Bedürftigkeit ist keine Schande. Es ist weder eine Schande um Hilfe zu bitten, noch sie in Anspruch zu nehmen. Keine_r kann immer stark sein, nicht einmal Krankenschwester Alice (Andrea Riseborough), die sich in der knappen Freizeit noch verschiedentlich ehrenamtlich engagiert. Auch sie gelangt an einen Punkt der Erschöpfung, an dem sie ihre Batterien mit der Nächstenliebe anderer aufladen muss. Und indem Lone Scherfig kein Mitleid für die strauchelnden Figuren erzeugt, sondern ausschließlich Mitgefühl, lässt sie ihnen ihre Würde. Die Filmemacherin hat keine Freude daran, die Protagonist_innen nur der Dramatik wegen leiden zu lassen, und verzichtet auf die im Hollywoodkino sehr beliebte emotionale Daumenschraube, die dem Publikum auch noch die letzte Träne abringt. Die Welt da draußen ist hart und frostig, so ihre Botschaft, aber sie ist auch voller Menschen, die sie erwärmen. Und was sagt es eigentlich über uns und unsere Narrative aus, dass diese Tatsache für uns in The Kindness of Strangers immer wieder so überraschend kommt?

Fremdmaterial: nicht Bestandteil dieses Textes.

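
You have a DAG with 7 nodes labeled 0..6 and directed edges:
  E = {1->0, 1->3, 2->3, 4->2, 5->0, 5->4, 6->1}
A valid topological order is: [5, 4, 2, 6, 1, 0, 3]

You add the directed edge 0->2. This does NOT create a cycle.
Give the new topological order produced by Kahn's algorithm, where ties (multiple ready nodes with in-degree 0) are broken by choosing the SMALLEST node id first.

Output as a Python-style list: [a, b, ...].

Answer: [5, 4, 6, 1, 0, 2, 3]

Derivation:
Old toposort: [5, 4, 2, 6, 1, 0, 3]
Added edge: 0->2
Position of 0 (5) > position of 2 (2). Must reorder: 0 must now come before 2.
Run Kahn's algorithm (break ties by smallest node id):
  initial in-degrees: [2, 1, 2, 2, 1, 0, 0]
  ready (indeg=0): [5, 6]
  pop 5: indeg[0]->1; indeg[4]->0 | ready=[4, 6] | order so far=[5]
  pop 4: indeg[2]->1 | ready=[6] | order so far=[5, 4]
  pop 6: indeg[1]->0 | ready=[1] | order so far=[5, 4, 6]
  pop 1: indeg[0]->0; indeg[3]->1 | ready=[0] | order so far=[5, 4, 6, 1]
  pop 0: indeg[2]->0 | ready=[2] | order so far=[5, 4, 6, 1, 0]
  pop 2: indeg[3]->0 | ready=[3] | order so far=[5, 4, 6, 1, 0, 2]
  pop 3: no out-edges | ready=[] | order so far=[5, 4, 6, 1, 0, 2, 3]
  Result: [5, 4, 6, 1, 0, 2, 3]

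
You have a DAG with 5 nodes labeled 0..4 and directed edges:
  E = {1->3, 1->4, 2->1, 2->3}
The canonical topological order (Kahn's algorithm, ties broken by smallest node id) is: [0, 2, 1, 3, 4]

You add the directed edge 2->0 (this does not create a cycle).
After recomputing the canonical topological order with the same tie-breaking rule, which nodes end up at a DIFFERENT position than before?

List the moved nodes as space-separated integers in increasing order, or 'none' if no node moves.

Answer: 0 2

Derivation:
Old toposort: [0, 2, 1, 3, 4]
Added edge 2->0
Recompute Kahn (smallest-id tiebreak):
  initial in-degrees: [1, 1, 0, 2, 1]
  ready (indeg=0): [2]
  pop 2: indeg[0]->0; indeg[1]->0; indeg[3]->1 | ready=[0, 1] | order so far=[2]
  pop 0: no out-edges | ready=[1] | order so far=[2, 0]
  pop 1: indeg[3]->0; indeg[4]->0 | ready=[3, 4] | order so far=[2, 0, 1]
  pop 3: no out-edges | ready=[4] | order so far=[2, 0, 1, 3]
  pop 4: no out-edges | ready=[] | order so far=[2, 0, 1, 3, 4]
New canonical toposort: [2, 0, 1, 3, 4]
Compare positions:
  Node 0: index 0 -> 1 (moved)
  Node 1: index 2 -> 2 (same)
  Node 2: index 1 -> 0 (moved)
  Node 3: index 3 -> 3 (same)
  Node 4: index 4 -> 4 (same)
Nodes that changed position: 0 2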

Mehrfach steuert Lone Scherfig zielgerade auf tradierte Plot Points zu, wie ein Auto, das mit erhöhter Geschwindigkeit direkt auf ein Hindernis zurast, und manövriert ihre Geschichte dann doch um Zehntelmillimeter an der Katastrophe vorbei. Ähnlich verhält es sich mit der immens subtilen Komik, die immer wieder angedeutet und doch niemals ausgekostet wird, sowie auch der Tonfall der Erzählung anhaltend zwischen bitterem Realismus und hoffnungsvollem Märchen oszilliert. Die Konsequenz, mit der die Regisseurin diesen filmischen Balanceakt vollzieht, ist genial. Lone Scherfig belässt ihr Publikum in einem Stadium permanenter Irritation darüber, dass hier alles ein bisschen anders ist als erwartet und doch irgendwie vertraut. Sie zieht uns mit sympathischen Figuren und deren sich verdichtender Geschichte in ihren Bann, ohne uns kathartische Tränenbäche zu gewähren.
Immer ein bisschen neben der ausgefahrenen Spur, ist The Kindness of Strangers ein Film, auf den wir uns einlassen müssen. Dazu gehört auch eine Prise Mut, denn die fehlende Dramatisierung der Ereignisse macht es uns schwerer, sie als filmische Illusion abzutun. Wir müssen uns also nicht nur der unbequemen Wahrheit stellen, dass auch in unserer Stadt Menschen auf der Straße schlafen oder von Familienangehörigen misshandelt werden. Wir müssen uns vor allem auch der unbequemen Wahrheit stellen, dass wir selbst bedürftig sind, dass auch wir auf The Kindness of Strangers angewiesen sind. Und dass wir deshalb auch in der Verantwortung stehen, der Bedürftigkeit anderer mit Güte und Hilfsbereitschaft zu begegnen.